Financial regulations proposed by the president would result in leaner and simpler institutions that don't carry the weight of the system on their marble columns [...]
So far, however, congressional debate has centered on the administration's plan to put the Federal Reserve in charge of these "systemically significant" companies. Less attention has focused on the potential effect on the institutions and the financial system's hierarchy.
Under the administration's proposal, companies such as Citi, Goldman Sachs and others in a broad top tier engaged in complex transactions would face stricter scrutiny and have to hold more assets and more cash as cushions against a downturn.
They also would have to anticipate their own demise, drafting detailed descriptions of how they could be dismantled quickly without causing damaging repercussions. Think of it as planning their own funerals — and burials.
Obama's plan, in short, aims to make it far less appealing to be so big. That was the middle ground the administration sought, a step short of an outright ban on systemically risky companies.
This sounds like a return to the behavioral economics mode that Obama wanted to push going into the White House - in effect, he wants to nudge big institutions from getting so large and interconnected that they must be kept on life support. The rules described here aren't entirely specific, but it sounds like the biggest companies will need to lower their leverage and increase their capital requirements as they grow.
Some believe that eliminating "too big to fail" is impractical. And those beliefs should be taken seriously. But even those critics believe that the way to do it is through capital requirements and leverage. So this is pretty much on the right track.
Now, if the White House takes this advice from the President of the New York Fed, we'd have something.
The Federal Reserve should break with past policy and try to identify and deflate asset bubbles before they can damage the U.S. economy, New York Federal Reserve President William C. Dudley said.
While interest-rate policy may not be the appropriate tool for popping bubbles, Fed officials have "other instruments in their toolbox," Dudley notes in the text of a speech scheduled for July 26 at the Bank for International Settlements in Basel, Switzerland. The New York Fed released his remarks yesterday.

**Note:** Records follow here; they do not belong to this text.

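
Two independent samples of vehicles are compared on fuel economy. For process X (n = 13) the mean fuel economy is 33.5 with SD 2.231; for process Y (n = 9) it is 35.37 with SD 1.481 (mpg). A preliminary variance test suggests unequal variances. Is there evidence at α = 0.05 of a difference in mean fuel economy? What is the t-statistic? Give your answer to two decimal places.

-2.36

Let group 1 = process X, group 2 = process Y. H0: μ_1 = μ_2; H1: μ_1 ≠ μ_2 (Welch's two-sample t-test, two-sided).
t = (x̄_1 − x̄_2)/√(s_1²/n_1 + s_2²/n_2) = (33.5 − 35.37)/√(2.231²/13 + 1.481²/9) = -2.36
Welch–Satterthwaite df ≈ 19.99
Two-sided p-value ≈ 0.0284
Since p ≈ 0.0284 < α = 0.05, reject H0; the data support H1.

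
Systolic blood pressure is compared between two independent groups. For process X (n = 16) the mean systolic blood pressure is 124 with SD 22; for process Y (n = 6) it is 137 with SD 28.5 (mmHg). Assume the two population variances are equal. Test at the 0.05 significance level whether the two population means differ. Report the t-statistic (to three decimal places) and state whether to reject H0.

Let group 1 = process X, group 2 = process Y. H0: μ_1 = μ_2; H1: μ_1 ≠ μ_2 (two-sample pooled-variance t-test, two-sided).
s_p² = [(16−1)·22² + (6−1)·28.5²]/(16+6−2) = 566.062
t = (124 − 137)/√[566.062·(1/16 + 1/6)] = -1.141
df = n₁ + n₂ − 2 = 20
Two-sided p-value ≈ 0.2672
Since p ≈ 0.2672 > α = 0.05, fail to reject H0; the data do not provide sufficient evidence against H0.

t = -1.141; fail to reject H0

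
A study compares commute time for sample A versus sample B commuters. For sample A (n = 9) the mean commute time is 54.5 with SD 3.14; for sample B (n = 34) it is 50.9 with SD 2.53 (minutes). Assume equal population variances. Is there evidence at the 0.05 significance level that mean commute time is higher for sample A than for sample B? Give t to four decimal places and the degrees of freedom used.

Let group 1 = sample A, group 2 = sample B. H0: μ_1 = μ_2; H1: μ_1 > μ_2 (two-sample pooled-variance t-test, right-tailed).
s_p² = [(9−1)·3.14² + (34−1)·2.53²]/(9+34−2) = 7.07577
t = (54.5 − 50.9)/√[7.07577·(1/9 + 1/34)] = 3.6103
df = n₁ + n₂ − 2 = 41
p-value = P(T ≥ 3.6103) ≈ 0.000
Since p ≈ 0.000 < α = 0.05, reject H0; the data support H1.

t = 3.6103, df = 41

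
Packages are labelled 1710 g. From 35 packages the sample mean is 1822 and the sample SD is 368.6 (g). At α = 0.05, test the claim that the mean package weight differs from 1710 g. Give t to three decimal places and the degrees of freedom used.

H0: μ = 1710; H1: μ ≠ 1710 (one-sample t-test, two-sided).
t = (x̄ − μ₀)/(s/√n) = (1822 − 1710)/(368.6/√35) = 1.798
df = n − 1 = 34
Two-sided p-value ≈ 0.081
Since p ≈ 0.081 > α = 0.05, fail to reject H0; the data do not provide sufficient evidence against H0.

t = 1.798, df = 34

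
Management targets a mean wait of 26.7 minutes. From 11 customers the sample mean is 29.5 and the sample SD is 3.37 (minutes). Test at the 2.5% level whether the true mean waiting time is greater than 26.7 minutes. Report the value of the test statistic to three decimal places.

2.756

H0: μ = 26.7; H1: μ > 26.7 (one-sample t-test, right-tailed).
t = (x̄ − μ₀)/(s/√n) = (29.5 − 26.7)/(3.37/√11) = 2.756
df = n − 1 = 10
p-value = P(T ≥ 2.756) ≈ 0.010
Since p ≈ 0.010 < α = 0.025, reject H0; the evidence is statistically significant.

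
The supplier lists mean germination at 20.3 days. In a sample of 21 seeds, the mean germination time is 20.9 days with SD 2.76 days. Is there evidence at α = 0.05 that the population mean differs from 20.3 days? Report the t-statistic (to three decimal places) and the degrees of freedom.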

The Fed's view has been that bubbles can be identified only in hindsight, and that all the central bank can do is prepare to clean up after they burst. The current crisis shows that policy is mistaken, Dudley said.
"Asset bubbles may not be that hard to identify," he said. "This crisis has demonstrated that the cost of waiting to clean up asset bubbles after they burst can be very high."
Dudley did not specify what tools the Fed should use. Analysts have suggested that central bankers might raise reserve requirements or amp up restrictions on margin lending.
Simon Johnson links approvingly but wonders if the Fed can actually meet this task.
Of course, if the Fed can’t get better at spotting bubbles, the implication is that no one can. Which means that “macroprudential regulator” is just a slogan – a nice piece of what Lenin liked to call “agitprop”.
And if macroprudentially regulating is an illusion, what does that imply? There will be bubbles and there will be busts. Next time, however, will there be financial institutions (banks, insurance companies, asset managers, you name it) who are – or are perceived to be – “too big to fail”?
You cannot stop the tide and you cannot prevent financial crises. But you can limit the cost of those crises if your biggest players are small enough to fail.
It really all goes back to that. Hopefully the Administration is on the right track.